Limits of the equivalence of time and ensemble averages in shear flows

TL;DR

This paper investigates whether time and ensemble averages of bubble velocities in a sheared bubble raft are equivalent, revealing that in driven non-equilibrium systems they can converge to different distributions despite stationarity.

Contribution

It demonstrates experimentally that in non-equilibrium shear flows, time and ensemble averages can produce distinct but stationary velocity distributions.

Findings

Time averages in single experiments converge to stable velocity profiles.

Ensemble averages from multiple experiments differ from time averages.

Increasing ensemble size improves approximation of true ensemble averages.

Abstract

In equilibrium systems, time and ensemble averages of physical quantities are equivalent due to ergodic exploration of phase space.
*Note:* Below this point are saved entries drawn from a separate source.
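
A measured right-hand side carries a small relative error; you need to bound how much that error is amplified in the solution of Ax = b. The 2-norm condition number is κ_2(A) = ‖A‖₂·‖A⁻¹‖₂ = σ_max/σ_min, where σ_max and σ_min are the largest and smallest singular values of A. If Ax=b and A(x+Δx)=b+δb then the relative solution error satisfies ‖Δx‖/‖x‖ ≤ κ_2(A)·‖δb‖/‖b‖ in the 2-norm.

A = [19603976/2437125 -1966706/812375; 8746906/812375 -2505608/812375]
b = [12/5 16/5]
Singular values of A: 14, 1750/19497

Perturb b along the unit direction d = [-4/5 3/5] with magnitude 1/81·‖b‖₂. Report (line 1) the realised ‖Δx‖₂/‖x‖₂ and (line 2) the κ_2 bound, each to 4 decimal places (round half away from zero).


1.9256
1.9256

largest singular value 14, smallest 1750/19497
κ_2(A) = 14 / (1750/19497) = 155.9760
κ_2(A)·‖δb‖/‖b‖ = 1.9256
solve Ax = b  →  x = [0.2743 -0.0800]
‖b‖ = 4.0000, ‖x‖ = 0.2857
with δb = [-0.0395 0.0296], A·Δx = δb → ‖Δx‖ = 0.5502
dividing the unrounded norms, ‖Δx‖/‖x‖ = 1.9256
realised/bound = 1 exactly: the bound is attained for this b and d


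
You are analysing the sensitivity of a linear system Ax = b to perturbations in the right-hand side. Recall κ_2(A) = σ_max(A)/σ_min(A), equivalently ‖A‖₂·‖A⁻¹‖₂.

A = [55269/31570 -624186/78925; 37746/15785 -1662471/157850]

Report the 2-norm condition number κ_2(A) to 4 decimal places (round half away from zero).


AᵀA = [350148177/39866596 -1944995328/49833245; -1944995328/49833245 172889699049/996664900]; tr = 54028377/296450, det = 531441/2371600
char-poly roots: 729/4 and 729/592900
κ = σ_max/σ_min = (27/2)/(27/770) = 385.0000

385.0000


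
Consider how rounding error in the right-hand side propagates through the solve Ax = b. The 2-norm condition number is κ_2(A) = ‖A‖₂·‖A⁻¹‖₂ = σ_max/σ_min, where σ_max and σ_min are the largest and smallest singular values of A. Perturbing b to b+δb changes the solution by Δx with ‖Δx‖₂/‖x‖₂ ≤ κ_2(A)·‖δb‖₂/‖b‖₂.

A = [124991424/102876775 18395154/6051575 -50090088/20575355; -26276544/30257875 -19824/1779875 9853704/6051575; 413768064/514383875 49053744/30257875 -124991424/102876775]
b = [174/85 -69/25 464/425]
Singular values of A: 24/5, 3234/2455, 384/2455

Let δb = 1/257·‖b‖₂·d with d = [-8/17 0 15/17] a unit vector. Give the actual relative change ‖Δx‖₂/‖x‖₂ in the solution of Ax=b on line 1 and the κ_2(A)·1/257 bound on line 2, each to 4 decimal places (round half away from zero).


from the listed singular values, σ₁ = 24/5, σ_n = 384/2455
κ_2(A) = (24/5) / (384/2455) = 30.6875
worst-case relative error ≤ 30.6875 × 1/257 = 0.1194
solve Ax = b  →  x = [0.7057 -0.6684 -1.3232]
‖b‖ = 3.6056, ‖x‖ = 1.6419
re-solving with b+δb shifts x by Δx of norm 0.0897
relative error = 0.0546
tightness: 0.0546 against a bound of 0.1194 (unrounded ratio ≈ 0.4575)

0.0546
0.1194


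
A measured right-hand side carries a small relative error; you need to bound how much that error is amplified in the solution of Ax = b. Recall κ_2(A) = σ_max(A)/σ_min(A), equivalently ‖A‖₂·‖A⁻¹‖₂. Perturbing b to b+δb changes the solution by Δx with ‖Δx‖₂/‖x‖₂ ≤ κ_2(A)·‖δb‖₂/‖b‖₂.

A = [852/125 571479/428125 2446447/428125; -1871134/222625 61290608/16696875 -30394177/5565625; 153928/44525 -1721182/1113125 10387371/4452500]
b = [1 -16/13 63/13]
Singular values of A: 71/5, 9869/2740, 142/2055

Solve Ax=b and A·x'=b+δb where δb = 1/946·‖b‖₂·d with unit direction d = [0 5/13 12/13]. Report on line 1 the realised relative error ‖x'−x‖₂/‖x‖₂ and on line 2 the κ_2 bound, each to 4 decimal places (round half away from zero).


σ_max = 71/5, σ_min = 142/2055
κ_2(A) = (71/5) / (142/2055) = 205.5000
bound on ‖Δx‖/‖x‖: κ·ε = 205.5000·1/946 = 0.2172
solve Ax = b  →  x = [-34.5634 -13.2688 44.5014]
‖b‖₂ = 5.0990 and ‖x‖₂ = 57.8884
δb = ε·‖b‖·d = [0.0000 0.0021 0.0050]; solving A·Δx = δb gives ‖Δx‖ = 0.0780
dividing the unrounded norms, ‖Δx‖/‖x‖ = 0.0013
tightness: 0.0013 against a bound of 0.2172 (unrounded ratio ≈ 0.0062)

0.0013
0.2172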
In driven systems, it is unknown if a similar equivalence of time and ensemble averages exists. We explore effective limits of such convergence in a sheared bubble raft using averages of the bubble velocities. In independent experiments, averaging over time leads to well converged velocity profiles. However, the time-averages from independent experiments result in distinct velocity averages. Ensemble averages are approximated by randomly selecting bubble velocities from independent experiments. Increasingly better approximations of ensemble averages converge toward a unique velocity profile. Therefore, the experiments establish that in practical realizations of non-equilibrium systems, temporal averaging and ensemble averaging can yield convergent (stationary) but distinct distributions.